On Mon, May 22, 2017 at 06:53:42PM -0600, Kurt Seifried wrote:
> 
> 
> On 2017-05-22 5:44 PM, Kurt H Maier wrote:
> Neither, that's part of what I'm figuring out. Most likely it'll look
> like a trusted pool of people (aka CVE Mentors) that can either
> contribute or more easily gatekeep). Also the doc are out of date and
> the process is evolving rapidly so I haven't really bothered updating
> them since things keep changing.

It might be worth noting that in the README file on the documentation
repo.  It wouldn't take long and may prevent confusion in the meantime.

> Good question. What exactly is it you want to input? CVE requests? CVE
> assignments? Modify existing CVE entries?

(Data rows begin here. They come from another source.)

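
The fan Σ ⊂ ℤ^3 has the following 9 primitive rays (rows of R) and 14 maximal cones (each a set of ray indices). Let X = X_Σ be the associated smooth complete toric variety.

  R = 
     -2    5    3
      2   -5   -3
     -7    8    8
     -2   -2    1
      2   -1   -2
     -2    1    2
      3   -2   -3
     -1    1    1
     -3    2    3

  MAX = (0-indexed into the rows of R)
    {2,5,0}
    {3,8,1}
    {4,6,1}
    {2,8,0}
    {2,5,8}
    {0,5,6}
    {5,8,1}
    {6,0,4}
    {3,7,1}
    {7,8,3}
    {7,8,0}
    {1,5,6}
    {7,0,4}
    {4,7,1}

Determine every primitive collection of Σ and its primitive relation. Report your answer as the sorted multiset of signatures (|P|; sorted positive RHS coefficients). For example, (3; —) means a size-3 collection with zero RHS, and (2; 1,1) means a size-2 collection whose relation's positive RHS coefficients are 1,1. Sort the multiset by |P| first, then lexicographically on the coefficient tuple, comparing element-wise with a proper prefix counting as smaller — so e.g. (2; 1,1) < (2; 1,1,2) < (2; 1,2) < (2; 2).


|primitive collections| = 17. Relations:

  P={0,1}:  v_{0} + v_{1} = 0  →  sig = (2; —)
  P={4,5}:  v_{4} + v_{5} = 0  →  sig = (2; —)
  P={6,8}:  v_{6} + v_{8} = 0  →  sig = (2; —)
  P={4,8}:  v_{4} + v_{8} = v_{7}  →  sig = (2; 1)
  P={5,7}:  v_{5} + v_{7} = v_{8}  →  sig = (2; 1)
  P={6,7}:  v_{6} + v_{7} = v_{4}  →  sig = (2; 1)
  P={0,3}:  v_{0} + v_{3} = v_{7} + v_{8}  →  sig = (2; 1,1)
  P={1,2}:  v_{1} + v_{2} = v_{5} + v_{8}  →  sig = (2; 1,1)
  P={2,4}:  v_{2} + v_{4} = v_{0} + v_{8}  →  sig = (2; 1,1)
  P={2,6}:  v_{2} + v_{6} = v_{0} + v_{5}  →  sig = (2; 1,1)
  P={3,6}:  v_{3} + v_{6} = v_{1} + v_{7}  →  sig = (2; 1,1)
  P={2,7}:  v_{2} + v_{7} = v_{0} + 2·v_{8}  →  sig = (2; 1,2)
  P={3,4}:  v_{3} + v_{4} = v_{1} + 2·v_{7}  →  sig = (2; 1,2)
  P={3,5}:  v_{3} + v_{5} = v_{1} + 2·v_{8}  →  sig = (2; 1,2)
  P={2,3}:  v_{2} + v_{3} = 3·v_{8}  →  sig = (2; 3)
  P={0,5,8}:  v_{0} + v_{5} + v_{8} = v_{2}  →  sig = (3; 1)
  P={1,7,8}:  v_{1} + v_{7} + v_{8} = v_{3}  →  sig = (3; 1)

so the primitive-relation signature multiset is
    |P|=2: 15 collections, coeffs (), (), (), (1), (1), (1), (1,1), (1,1), (1,1), (1,1), (1,1), (1,2), (1,2), (1,2), (3)
    |P|=3: 2 collections, coeffs (1), (1)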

Primarily, freeform discussion of the sort that occurred on this list as
a natural outcropping of the CVE request process led to people linking
to verification code, temporary mitigations, highlighting of incomplete
fixes, and the sort of information that was requested earlier in this
thread.  This ability to easily chip in to ongoing situations wasn't
just useful for mitre staff doing CVE work, it was also useful for the
"community of practice" looking for the latest information regarding
self-defense.  I've prevented more than one attack thanks to a one-off
reply from someone in response to a CVE request.  

The CVE assignment process was more than just a collaborative
database-population effort.  With the shift to webforms and javascript
the natural environment which promoted that discourse is being removed.

> Not really. the docs are out of date and I'm more concerned about
> evolving this right now then updating documentation.

Again, I strongly suggest you note on the README that this is the case.
As matters stand the documentation represents itself as accurate.